Do they sell student pods to the retail investor?
It also demonstrates how mature the student investment market has become by highlighting the quality and skyscraper like build of the most recent student developments across the UK, and excerpt of which we have extracted below. However, this is a key component of the report and one in which is different to the typical end retail investors that are acquiring student pods, student rooms and student studio investments from both within the UK and internationally. These are your institutional fund investors, wealth funds and pension funds that have control of these developments.
These Institutional investors and corporate developers such as Liberty Living, Downing, Unite and Nido do not advertise their student pods online, nor do they sell student pods. They do not offer a ‘leasehold title of a student pod’ as their investors are shareholders of the development they have invested in. Therein lies the difference and such a report by Knight Frank is more about them and where they will be buying student investments in 2014 than it is about an investor that buys a student pod in Liverpool for example. They have an exit strategy, they can get leverage from banks, they are able to manage void periods and they don’t need to be concerned if they’re investment will be empty.
Copy the model of buying student investments in 2014?
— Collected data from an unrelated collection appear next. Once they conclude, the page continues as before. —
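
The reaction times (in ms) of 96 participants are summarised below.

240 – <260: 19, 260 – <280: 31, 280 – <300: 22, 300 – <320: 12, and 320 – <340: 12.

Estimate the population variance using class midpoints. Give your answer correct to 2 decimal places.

Midpoints: 250, 270, 290, 310, 330
n = 96, Σfm = 27180, mean = 283.1250
Σfm² = 7757600
Σf(m − x̄)² = Σfm² − (Σfm)²/n = 7757600 − 27180²/96 = 62262.5000
Population variance = 62262.5000 / 96 = 648.5677

648.57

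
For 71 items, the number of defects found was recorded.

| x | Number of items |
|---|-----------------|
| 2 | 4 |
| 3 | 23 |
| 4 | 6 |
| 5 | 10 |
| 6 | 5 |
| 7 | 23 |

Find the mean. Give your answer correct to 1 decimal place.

4.8

Values: 2, 3, 4, 5, 6, 7
Σfx = 4×2 + 23×3 + 6×4 + 10×5 + 5×6 + 23×7 = 342
n = Σf = 71
Mean = 342 / 71 = 4.8169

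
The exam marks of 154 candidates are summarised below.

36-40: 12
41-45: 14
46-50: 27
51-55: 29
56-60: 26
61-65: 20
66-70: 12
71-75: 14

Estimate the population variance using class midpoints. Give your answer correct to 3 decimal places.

97.378

Midpoints: 38, 43, 48, 53, 58, 63, 68, 73
n = 154, Σfm = 8497, mean = 55.1753
Σfm² = 483821
Σf(m − x̄)² = Σfm² − (Σfm)²/n = 483821 − 8497²/154 = 14996.2662
Population variance = 14996.2662 / 154 = 97.3784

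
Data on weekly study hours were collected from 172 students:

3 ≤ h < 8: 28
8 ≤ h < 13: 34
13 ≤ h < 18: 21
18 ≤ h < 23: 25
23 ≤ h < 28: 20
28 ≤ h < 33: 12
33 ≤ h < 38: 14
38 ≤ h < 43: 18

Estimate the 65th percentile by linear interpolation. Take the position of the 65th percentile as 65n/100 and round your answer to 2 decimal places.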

There is something to be gained from hanging on to the coattails of the bigger fish and benefiting from the path cleared by others, but from an investors perspective, there is a transparent and crucial difference between the student pods for sale on the open market and institutional funds that are involved in the student sector.
In short, we are saying that student pod investments can provide good rental returns, but it needs to be made clear to the student investor that such reports, whilst highlighting the advantages of the student investment sector, are more geared to the institutional funds that operate on a completely different level.